言葉の旅人

葉🌿を形どって、綾なす色彩に耽溺です。

「いくさ」という言葉(1)

2010年03月04日 | Weblog
 「いくさ」を変換してみると、「戦」・「軍」と出る。ま、普通一般的には「戦争」という意味である。
 
 「軍」という漢字のそもそもの話から始めよう。
 軍という字面を眺めていると、直ぐさま了解するように「車」とそれを囲む形というのがお分かりと思う。車とはこの場合は「戦車」なのだ。(昨年の戦車に乗った日以来ブログを書いていないから、久々の罪滅ぼしに書き始めた訳ではなく、偶々書き始めたらそうなっただけの話である。)
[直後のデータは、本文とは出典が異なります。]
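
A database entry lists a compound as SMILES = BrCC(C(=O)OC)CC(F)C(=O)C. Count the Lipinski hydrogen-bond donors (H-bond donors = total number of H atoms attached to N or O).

0

Donors: find every N or O and count the H atoms it carries.
  atom 5 (O): bond orders sum to 2 → 0 H
  atom 6 (O): bond orders sum to 2 → 0 H
  atom 12 (O): bond orders sum to 2 → 0 H
Lipinski HBD = 0.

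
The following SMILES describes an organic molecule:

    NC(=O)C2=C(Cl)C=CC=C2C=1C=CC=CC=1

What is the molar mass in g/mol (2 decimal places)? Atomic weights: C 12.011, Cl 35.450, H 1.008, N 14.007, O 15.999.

231.68 g/mol

First, the molecular formula is C13H10ClNO (counting implicit H from valence).
  C: 13 × 12.011 = 156.143
  Cl: 1 × 35.450 = 35.450
  H: 10 × 1.008 = 10.080
  N: 1 × 14.007 = 14.007
  O: 1 × 15.999 = 15.999
Sum: 13×12.011 + 1×35.450 + 10×1.008 + 1×14.007 + 1×15.999 = 231.679 → 231.68 g/mol.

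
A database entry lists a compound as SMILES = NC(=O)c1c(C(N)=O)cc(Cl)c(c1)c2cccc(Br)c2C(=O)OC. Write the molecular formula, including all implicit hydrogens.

C16H12BrClN2O4

Walk through each heavy atom and fill implicit hydrogens from standard valence (C 4, N 3, O 2, S 2, halogen 1); for lowercase aromatic atoms, an aromatic c carries 1 H when it has two neighbours and 0 H with three, and aromatic n carries 0 H:
  atom 1: N, bond orders sum to 1 (valence 3) → 2 H
  atom 2: C, bond orders sum to 4 (valence 4) → 0 H
  atom 3: O, bond orders sum to 2 (valence 2) → 0 H
  atom 4: aromatic c, 3 neighbours → 0 H
  atom 5: aromatic c, 3 neighbours → 0 H
  atom 6: C, bond orders sum to 4 (valence 4) → 0 H
  atom 7: N, bond orders sum to 1 (valence 3) → 2 H
  atom 8: O, bond orders sum to 2 (valence 2) → 0 H
  atom 9: aromatic c, 2 neighbours → 1 H
  atom 10: aromatic c, 3 neighbours → 0 H
  atom 11: Cl (halogen, monovalent) → 0 H
  atom 12: aromatic c, 3 neighbours → 0 H
  atom 13: aromatic c, 2 neighbours → 1 H
  atom 14: aromatic c, 3 neighbours → 0 H
  atom 15: aromatic c, 2 neighbours → 1 H
  atom 16: aromatic c, 2 neighbours → 1 H
  atom 17: aromatic c, 2 neighbours → 1 H
  atom 18: aromatic c, 3 neighbours → 0 H
  atom 19: Br (halogen, monovalent) → 0 H
  atom 20: aromatic c, 3 neighbours → 0 H
  atom 21: C, bond orders sum to 4 (valence 4) → 0 H
  atom 22: O, bond orders sum to 2 (valence 2) → 0 H
  atom 23: O, bond orders sum to 2 (valence 2) → 0 H
  atom 24: C, bond orders sum to 1 (valence 4) → 3 H
Totals → C:16, H:12, Br:1, Cl:1, N:2, O:4.
In Hill order: C16H12BrClN2O4.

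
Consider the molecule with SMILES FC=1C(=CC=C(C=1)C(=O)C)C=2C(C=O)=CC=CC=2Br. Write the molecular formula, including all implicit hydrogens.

C15H10BrFO2

Walk through each heavy atom and fill implicit hydrogens from standard valence (C 4, N 3, O 2, S 2, halogen 1):
  atom 1: F (halogen, monovalent) → 0 H
  atom 2: C, bond orders sum to 4 (valence 4) → 0 H
  atom 3: C, bond orders sum to 4 (valence 4) → 0 H
  atom 4: C, bond orders sum to 3 (valence 4) → 1 H
  atom 5: C, bond orders sum to 3 (valence 4) → 1 H
  atom 6: C, bond orders sum to 4 (valence 4) → 0 H
  atom 7: C, bond orders sum to 3 (valence 4) → 1 H
  atom 8: C, bond orders sum to 4 (valence 4) → 0 H
  atom 9: O, bond orders sum to 2 (valence 2) → 0 H
  atom 10: C, bond orders sum to 1 (valence 4) → 3 H
  atom 11: C, bond orders sum to 4 (valence 4) → 0 H
  atom 12: C, bond orders sum to 4 (valence 4) → 0 H
  atom 13: C, bond orders sum to 3 (valence 4) → 1 H
  atom 14: O, bond orders sum to 2 (valence 2) → 0 H
  atom 15: C, bond orders sum to 3 (valence 4) → 1 H
  atom 16: C, bond orders sum to 3 (valence 4) → 1 H
  atom 17: C, bond orders sum to 3 (valence 4) → 1 H
  atom 18: C, bond orders sum to 4 (valence 4) → 0 H
  atom 19: Br (halogen, monovalent) → 0 H
Totals → C:15, H:10, Br:1, F:1, O:2.
In Hill order: C15H10BrFO2.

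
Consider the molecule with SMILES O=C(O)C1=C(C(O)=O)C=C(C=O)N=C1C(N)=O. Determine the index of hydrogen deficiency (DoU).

8

Degree of unsaturation = (number of rings) + (number of π bonds).
Ring closures in the SMILES: 1.
π bonds: 7 double bonds (each 1 DoU) → 7 DoU from unsaturation.
Total DoU = 1 + 7 = 8.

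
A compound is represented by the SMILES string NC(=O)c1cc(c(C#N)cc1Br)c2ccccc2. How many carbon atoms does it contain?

14

Count every carbon token in the SMILES (each C, including those in ring-closure positions and inside branches).
Carbon count: 14.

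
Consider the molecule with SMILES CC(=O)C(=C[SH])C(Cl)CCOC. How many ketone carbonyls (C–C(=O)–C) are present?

1

The ketone motif appears at heavy-atom position 2 in the SMILES.
Other groups present: 1 alkene, 1 ether, 1 thiol.
Ketone count: 1.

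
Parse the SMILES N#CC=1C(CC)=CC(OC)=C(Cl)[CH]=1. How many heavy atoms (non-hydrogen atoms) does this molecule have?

Every atom symbol written in the SMILES (organic subset) is one heavy atom; implicit H are not written.
Heavy atoms by element → C:10, Cl:1, N:1, O:1.
Total: 13.

13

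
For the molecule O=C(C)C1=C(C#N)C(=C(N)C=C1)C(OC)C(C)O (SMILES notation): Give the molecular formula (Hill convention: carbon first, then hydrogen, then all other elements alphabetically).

C13H16N2O3

Walk through each heavy atom and fill implicit hydrogens from standard valence (C 4, N 3, O 2, S 2, halogen 1):
  atom 1: O, bond orders sum to 2 (valence 2) → 0 H
  atom 2: C, bond orders sum to 4 (valence 4) → 0 H
  atom 3: C, bond orders sum to 1 (valence 4) → 3 H
  atom 4: C, bond orders sum to 4 (valence 4) → 0 H
  atom 5: C, bond orders sum to 4 (valence 4) → 0 H
  atom 6: C, bond orders sum to 4 (valence 4) → 0 H
  atom 7: N, bond orders sum to 3 (valence 3) → 0 H
  atom 8: C, bond orders sum to 4 (valence 4) → 0 H
  atom 9: C, bond orders sum to 4 (valence 4) → 0 H
  atom 10: N, bond orders sum to 1 (valence 3) → 2 H
  atom 11: C, bond orders sum to 3 (valence 4) → 1 H
  atom 12: C, bond orders sum to 3 (valence 4) → 1 H
  atom 13: C, bond orders sum to 3 (valence 4) → 1 H
  atom 14: O, bond orders sum to 2 (valence 2) → 0 H
  atom 15: C, bond orders sum to 1 (valence 4) → 3 H
  atom 16: C, bond orders sum to 3 (valence 4) → 1 H
  atom 17: C, bond orders sum to 1 (valence 4) → 3 H
  atom 18: O, bond orders sum to 1 (valence 2) → 1 H
Totals → C:13, H:16, N:2, O:3.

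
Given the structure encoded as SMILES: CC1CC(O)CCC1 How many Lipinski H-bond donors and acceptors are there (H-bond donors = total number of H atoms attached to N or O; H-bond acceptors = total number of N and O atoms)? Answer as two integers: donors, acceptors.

1, 1

Donors: find every N or O and count the H atoms it carries.
  atom 5 (O): bond orders sum to 1 → 1 H
Lipinski HBD = 1.
Acceptors: N atoms = 0, O atoms = 1 → HBA = 1.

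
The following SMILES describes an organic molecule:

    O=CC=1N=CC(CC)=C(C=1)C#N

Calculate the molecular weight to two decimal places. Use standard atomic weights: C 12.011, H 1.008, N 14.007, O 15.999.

160.18 g/mol

First, the molecular formula is C9H8N2O (counting implicit H from valence).
  C: 9 × 12.011 = 108.099
  H: 8 × 1.008 = 8.064
  N: 2 × 14.007 = 28.014
  O: 1 × 15.999 = 15.999
Sum: 9×12.011 + 8×1.008 + 2×14.007 + 1×15.999 = 160.176 → 160.18 g/mol.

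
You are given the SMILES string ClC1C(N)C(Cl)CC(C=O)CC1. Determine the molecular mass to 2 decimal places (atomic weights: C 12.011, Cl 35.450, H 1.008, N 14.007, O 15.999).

First, the molecular formula is C8H13Cl2NO (counting implicit H from valence).
  C: 8 × 12.011 = 96.088
  Cl: 2 × 35.450 = 70.900
  H: 13 × 1.008 = 13.104
  N: 1 × 14.007 = 14.007
  O: 1 × 15.999 = 15.999
Sum: 8×12.011 + 2×35.450 + 13×1.008 + 1×14.007 + 1×15.999 = 210.098 → 210.10 g/mol.

210.10 g/mol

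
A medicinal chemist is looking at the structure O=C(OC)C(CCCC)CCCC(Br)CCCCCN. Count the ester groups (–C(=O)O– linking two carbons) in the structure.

The ester motif appears at heavy-atom position 2 in the SMILES.
Other groups present: 1 primary amine.
Ester count: 1.

1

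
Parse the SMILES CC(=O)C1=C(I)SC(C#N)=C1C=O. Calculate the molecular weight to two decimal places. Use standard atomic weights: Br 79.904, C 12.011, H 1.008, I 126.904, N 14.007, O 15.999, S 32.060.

First, the molecular formula is C8H4INO2S (counting implicit H from valence).
  C: 8 × 12.011 = 96.088
  H: 4 × 1.008 = 4.032
  I: 1 × 126.904 = 126.904
  N: 1 × 14.007 = 14.007
  O: 2 × 15.999 = 31.998
  S: 1 × 32.060 = 32.060
Sum: 8×12.011 + 4×1.008 + 1×126.904 + 1×14.007 + 2×15.999 + 1×32.060 = 305.089 → 305.09 g/mol.

305.09 g/mol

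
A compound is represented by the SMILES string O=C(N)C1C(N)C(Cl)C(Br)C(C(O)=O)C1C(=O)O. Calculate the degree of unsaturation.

4

Molecular formula: C9H12BrClN2O5.
DoU = (2C + 2 + N − H − X) / 2, where X is the halogen count and O/S are ignored.
    = (2·9 + 2 + 2 − 12 − 2) / 2 = 8 / 2 = 4.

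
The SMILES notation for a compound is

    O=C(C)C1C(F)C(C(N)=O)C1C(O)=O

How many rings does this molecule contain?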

 古代の中国では(これも注釈が必要なのだが、少なくとも紀元前頃までのと言っても良いかも)、中原に於いての大規模軍事作戦は戦車の戦いであった。兵車つまり戦車で円陣を作って取り巻く事から出来た漢字なのだ。
 軍隊にとって機動部隊は大事なんだという証拠でもあると言えるだろう。
 ローマ軍でも恐ろしそうな金属が車輪から突き出して走り回り、歩兵を滅茶苦茶にかき回そうという戦車を映画で見かけるのだが、中国のはそうではない。
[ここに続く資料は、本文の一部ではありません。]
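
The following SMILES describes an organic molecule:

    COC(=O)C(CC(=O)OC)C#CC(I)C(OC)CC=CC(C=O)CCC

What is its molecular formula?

Walk through each heavy atom and fill implicit hydrogens from standard valence (C 4, N 3, O 2, S 2, halogen 1):
  atom 1: C, bond orders sum to 1 (valence 4) → 3 H
  atom 2: O, bond orders sum to 2 (valence 2) → 0 H
  atom 3: C, bond orders sum to 4 (valence 4) → 0 H
  atom 4: O, bond orders sum to 2 (valence 2) → 0 H
  atom 5: C, bond orders sum to 3 (valence 4) → 1 H
  atom 6: C, bond orders sum to 2 (valence 4) → 2 H
  atom 7: C, bond orders sum to 4 (valence 4) → 0 H
  atom 8: O, bond orders sum to 2 (valence 2) → 0 H
  atom 9: O, bond orders sum to 2 (valence 2) → 0 H
  atom 10: C, bond orders sum to 1 (valence 4) → 3 H
  atom 11: C, bond orders sum to 4 (valence 4) → 0 H
  atom 12: C, bond orders sum to 4 (valence 4) → 0 H
  atom 13: C, bond orders sum to 3 (valence 4) → 1 H
  atom 14: I (halogen, monovalent) → 0 H
  atom 15: C, bond orders sum to 3 (valence 4) → 1 H
  atom 16: O, bond orders sum to 2 (valence 2) → 0 H
  atom 17: C, bond orders sum to 1 (valence 4) → 3 H
  atom 18: C, bond orders sum to 2 (valence 4) → 2 H
  atom 19: C, bond orders sum to 3 (valence 4) → 1 H
  atom 20: C, bond orders sum to 3 (valence 4) → 1 H
  atom 21: C, bond orders sum to 3 (valence 4) → 1 H
  atom 22: C, bond orders sum to 3 (valence 4) → 1 H
  atom 23: O, bond orders sum to 2 (valence 2) → 0 H
  atom 24: C, bond orders sum to 2 (valence 4) → 2 H
  atom 25: C, bond orders sum to 2 (valence 4) → 2 H
  atom 26: C, bond orders sum to 1 (valence 4) → 3 H
Totals → C:19, H:27, I:1, O:6.

C19H27IO6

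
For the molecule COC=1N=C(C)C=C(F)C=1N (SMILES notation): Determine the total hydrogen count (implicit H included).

9

Walk through each heavy atom and fill implicit hydrogens from standard valence (C 4, N 3, O 2, S 2, halogen 1):
  atom 1: C, bond orders sum to 1 (valence 4) → 3 H
  atom 2: O, bond orders sum to 2 (valence 2) → 0 H
  atom 3: C, bond orders sum to 4 (valence 4) → 0 H
  atom 4: N, bond orders sum to 3 (valence 3) → 0 H
  atom 5: C, bond orders sum to 4 (valence 4) → 0 H
  atom 6: C, bond orders sum to 1 (valence 4) → 3 H
  atom 7: C, bond orders sum to 3 (valence 4) → 1 H
  atom 8: C, bond orders sum to 4 (valence 4) → 0 H
  atom 9: F (halogen, monovalent) → 0 H
  atom 10: C, bond orders sum to 4 (valence 4) → 0 H
  atom 11: N, bond orders sum to 1 (valence 3) → 2 H
Total hydrogens: 9.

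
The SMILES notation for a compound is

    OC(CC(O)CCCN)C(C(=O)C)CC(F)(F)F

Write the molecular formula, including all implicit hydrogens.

Walk through each heavy atom and fill implicit hydrogens from standard valence (C 4, N 3, O 2, S 2, halogen 1):
  atom 1: O, bond orders sum to 1 (valence 2) → 1 H
  atom 2: C, bond orders sum to 3 (valence 4) → 1 H
  atom 3: C, bond orders sum to 2 (valence 4) → 2 H
  atom 4: C, bond orders sum to 3 (valence 4) → 1 H
  atom 5: O, bond orders sum to 1 (valence 2) → 1 H
  atom 6: C, bond orders sum to 2 (valence 4) → 2 H
  atom 7: C, bond orders sum to 2 (valence 4) → 2 H
  atom 8: C, bond orders sum to 2 (valence 4) → 2 H
  atom 9: N, bond orders sum to 1 (valence 3) → 2 H
  atom 10: C, bond orders sum to 3 (valence 4) → 1 H
  atom 11: C, bond orders sum to 4 (valence 4) → 0 H
  atom 12: O, bond orders sum to 2 (valence 2) → 0 H
  atom 13: C, bond orders sum to 1 (valence 4) → 3 H
  atom 14: C, bond orders sum to 2 (valence 4) → 2 H
  atom 15: C, bond orders sum to 4 (valence 4) → 0 H
  atom 16: F (halogen, monovalent) → 0 H
  atom 17: F (halogen, monovalent) → 0 H
  atom 18: F (halogen, monovalent) → 0 H
Totals → C:11, H:20, F:3, N:1, O:3.
In Hill order: C11H20F3NO3.

C11H20F3NO3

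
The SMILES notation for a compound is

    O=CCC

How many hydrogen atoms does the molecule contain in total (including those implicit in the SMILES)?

Walk through each heavy atom and fill implicit hydrogens from standard valence (C 4, N 3, O 2, S 2, halogen 1):
  atom 1: O, bond orders sum to 2 (valence 2) → 0 H
  atom 2: C, bond orders sum to 3 (valence 4) → 1 H
  atom 3: C, bond orders sum to 2 (valence 4) → 2 H
  atom 4: C, bond orders sum to 1 (valence 4) → 3 H
Total hydrogens: 6.

6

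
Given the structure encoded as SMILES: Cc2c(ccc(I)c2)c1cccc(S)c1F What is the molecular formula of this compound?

C13H10FIS

Walk through each heavy atom and fill implicit hydrogens from standard valence (C 4, N 3, O 2, S 2, halogen 1); for lowercase aromatic atoms, an aromatic c carries 1 H when it has two neighbours and 0 H with three, and aromatic n carries 0 H:
  atom 1: C, bond orders sum to 1 (valence 4) → 3 H
  atom 2: aromatic c, 3 neighbours → 0 H
  atom 3: aromatic c, 3 neighbours → 0 H
  atom 4: aromatic c, 2 neighbours → 1 H
  atom 5: aromatic c, 2 neighbours → 1 H
  atom 6: aromatic c, 3 neighbours → 0 H
  atom 7: I (halogen, monovalent) → 0 H
  atom 8: aromatic c, 2 neighbours → 1 H
  atom 9: aromatic c, 3 neighbours → 0 H
  atom 10: aromatic c, 2 neighbours → 1 H
  atom 11: aromatic c, 2 neighbours → 1 H
  atom 12: aromatic c, 2 neighbours → 1 H
  atom 13: aromatic c, 3 neighbours → 0 H
  atom 14: S, bond orders sum to 1 (valence 2) → 1 H
  atom 15: aromatic c, 3 neighbours → 0 H
  atom 16: F (halogen, monovalent) → 0 H
Totals → C:13, H:10, F:1, I:1, S:1.
In Hill order: C13H10FIS.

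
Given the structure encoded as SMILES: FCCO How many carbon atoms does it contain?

Count every carbon token in the SMILES (each C, including those in ring-closure positions and inside branches).
Carbon count: 2.

2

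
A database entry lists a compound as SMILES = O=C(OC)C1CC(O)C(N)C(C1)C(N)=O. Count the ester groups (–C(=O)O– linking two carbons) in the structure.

The ester motif appears at heavy-atom position 2 in the SMILES.
Other groups present: 1 amide, 1 hydroxyl, 1 primary amine.
Ester count: 1.

1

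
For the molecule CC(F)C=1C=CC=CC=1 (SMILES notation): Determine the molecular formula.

Walk through each heavy atom and fill implicit hydrogens from standard valence (C 4, N 3, O 2, S 2, halogen 1):
  atom 1: C, bond orders sum to 1 (valence 4) → 3 H
  atom 2: C, bond orders sum to 3 (valence 4) → 1 H
  atom 3: F (halogen, monovalent) → 0 H
  atom 4: C, bond orders sum to 4 (valence 4) → 0 H
  atom 5: C, bond orders sum to 3 (valence 4) → 1 H
  atom 6: C, bond orders sum to 3 (valence 4) → 1 H
  atom 7: C, bond orders sum to 3 (valence 4) → 1 H
  atom 8: C, bond orders sum to 3 (valence 4) → 1 H
  atom 9: C, bond orders sum to 3 (valence 4) → 1 H
Totals → C:8, H:9, F:1.

C8H9F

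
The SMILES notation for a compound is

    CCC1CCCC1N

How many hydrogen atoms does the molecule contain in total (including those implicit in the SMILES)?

Walk through each heavy atom and fill implicit hydrogens from standard valence (C 4, N 3, O 2, S 2, halogen 1):
  atom 1: C, bond orders sum to 1 (valence 4) → 3 H
  atom 2: C, bond orders sum to 2 (valence 4) → 2 H
  atom 3: C, bond orders sum to 3 (valence 4) → 1 H
  atom 4: C, bond orders sum to 2 (valence 4) → 2 H
  atom 5: C, bond orders sum to 2 (valence 4) → 2 H
  atom 6: C, bond orders sum to 2 (valence 4) → 2 H
  atom 7: C, bond orders sum to 3 (valence 4) → 1 H
  atom 8: N, bond orders sum to 1 (valence 3) → 2 H
Total hydrogens: 15.

15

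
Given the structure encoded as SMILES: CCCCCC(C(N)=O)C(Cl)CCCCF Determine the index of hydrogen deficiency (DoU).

1

Degree of unsaturation = (number of rings) + (number of π bonds).
Ring closures in the SMILES: 0.
π bonds: 1 double bond (each 1 DoU) → 1 DoU from unsaturation.
Total DoU = 0 + 1 = 1.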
 一両三人編成になっている。御者、右手には矛を持った兵、左には弓を射る兵が同乗しているのだ。これが基本である。
 戦闘は先ず、一大戦車戦から始まるのだ。見てる分には圧倒的なスペクタクルなのだが、当事者はいつの時代も悲惨ではある。ただ、少しだけでも救われるのは、戦車乗りは階級が上位者であって、チョットしたエリート層に属するという事くらいかな?
 それは兎も角、「ぐん=軍」という編成の中心が機動部隊だった意識が漢字から窺える事は間違いない。